Tea of Ulaanbaatar
"As the minutes passed, the recycled air in the fuselage became like old breath. The planeload of Americans shot nervous looks at each other. Pinpricks of sweat forming on skin, cool but quickly warming. Charlotte joked that they had been abandoned, left to suffocate on the tarmac as a message to all foreigners.
They crowded around the windows to look at their new home. The skyline was made of Soviet-built apartment compounds, sooty smokestacks. They saw a man from the ground crew idling on the tarmac.
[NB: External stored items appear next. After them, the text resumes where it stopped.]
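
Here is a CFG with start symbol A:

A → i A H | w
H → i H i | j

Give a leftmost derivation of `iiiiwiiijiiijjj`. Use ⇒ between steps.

A⇒iAH⇒iiAHH⇒iiiAHHH⇒iiiiAHHHH⇒iiiiwHHHH⇒iiiiwiHiHHH⇒iiiiwiiHiiHHH⇒iiiiwiiiHiiiHHH⇒iiiiwiiijiiiHHH⇒iiiiwiiijiiijHH⇒iiiiwiiijiiijjH⇒iiiiwiiijiiijjj

A ⇒ iAH   [A → i A H]
iAH ⇒ iiAHH   [A → i A H]
iiAHH ⇒ iiiAHHH   [A → i A H]
iiiAHHH ⇒ iiiiAHHHH   [A → i A H]
iiiiAHHHH ⇒ iiiiwHHHH   [A → w]
iiiiwHHHH ⇒ iiiiwiHiHHH   [H → i H i]
iiiiwiHiHHH ⇒ iiiiwiiHiiHHH   [H → i H i]
iiiiwiiHiiHHH ⇒ iiiiwiiiHiiiHHH   [H → i H i]
iiiiwiiiHiiiHHH ⇒ iiiiwiiijiiiHHH   [H → j]
iiiiwiiijiiiHHH ⇒ iiiiwiiijiiijHH   [H → j]
iiiiwiiijiiijHH ⇒ iiiiwiiijiiijjH   [H → j]
iiiiwiiijiiijjH ⇒ iiiiwiiijiiijjj   [H → j]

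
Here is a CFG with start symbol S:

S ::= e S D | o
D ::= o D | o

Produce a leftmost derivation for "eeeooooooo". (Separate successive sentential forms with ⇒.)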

The man looked up, saw their faces pressed against the portholes. They slapped the glass and called to him. He smiled, revealing rotten teeth, but made no move to assist.
The temperature soared."
So begins National Magazine Award finalist Christopher Howard's debut novel, Tea of Ulaanbaatar: the story of disaffected Peace Corps volunteer Warren, who flees life in late-capitalist America to find himself stationed in the post-Soviet industrial hell of urban Mongolia. As the American presence crumbles, Warren seeks escape in tsus, the mysterious "blood tea" that may be the final revenge of the defeated Khans—or that may be only a powerful hallucinogen operating on an uneasy mind—as a phantasmagoria of violence slowly envelops him.
With prose that combines Benjamin Kunkel's satiric bite, William Burroughs's dark historical reimagining, and a lush literary beauty all his own, Christopher Howard in Tea of Ulaanbaatar unfolds a story of expatriate angst, the dark side of globalization, and middle-class nightmares—and announces himself as one of the most inventive and ambitious of the new generation of American novelists.
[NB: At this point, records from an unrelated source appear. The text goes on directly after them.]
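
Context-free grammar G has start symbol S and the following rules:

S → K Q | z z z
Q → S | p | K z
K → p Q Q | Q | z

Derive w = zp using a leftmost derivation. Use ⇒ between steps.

S⇒KQ⇒zQ⇒zp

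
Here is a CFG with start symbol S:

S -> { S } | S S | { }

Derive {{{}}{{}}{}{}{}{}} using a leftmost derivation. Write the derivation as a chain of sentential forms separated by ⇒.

S ⇒ {S} ⇒ {SS} ⇒ {SSS} ⇒ {SSSS} ⇒ {{S}SSS} ⇒ {{{}}SSS} ⇒ {{{}}SSSS} ⇒ {{{}}SSSSS} ⇒ {{{}}{S}SSSS} ⇒ {{{}}{{}}SSSS} ⇒ {{{}}{{}}{}SSS} ⇒ {{{}}{{}}{}{}SS} ⇒ {{{}}{{}}{}{}{}S} ⇒ {{{}}{{}}{}{}{}{}}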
"At his best, Howard can be a truly hypnotic writer … leaves the reader thirsty for his next work." —Boston Globe
"It's youthful idealism gone wild in Howard's striking debut … Howard's tight and witty writing gives spry life to what could otherwise be a ho-hum stranger-in-a-strange-land kind of tale." —Publishers Weekly
"An accomplished novel with a keen sense of atmosphere and description." —Barbara Hoffert, Library Journal
"Christopher Howard does an amazing job of painting incredible scenes, sparsely yet wholly describing a gross, decrepit nightclub and an annihilating dust storm over the Gobi Dessert with equal aplomb." —Chicago Center for Literature & Photography
"Like Robert Bingham's Lightning on the Sun, Tea of Ulaanbaatar is a merciless dissection of lost young American volunteers drifting through a violent and absurd third-world capital." —Stewart O'Nan, author of Last Night at the Lobster and Songs for the Missing
"With Tea of Ulaanbataar, Chris Howard takes us to a rarely seen corner of the world, and then takes us further, into a spooky, trippy, gritty realm that is entirely his own." —Eli Horowitz, Publisher of McSweeney's
About Christopher Howard
CHRISTOPHER HOWARD grew up in Illinois and spent a few months of an aborted Peace Corps sojourn in Mongolia in the late 1990s. His short story, "How to Make Millions in the Oil Market," published in McSweeney's, was nominated for the 2008 National Magazine Award in Fiction. Along with Jodi Picoult, he was one of two authors selected to provide a short story for the launch of Amazon Singles in January 2011.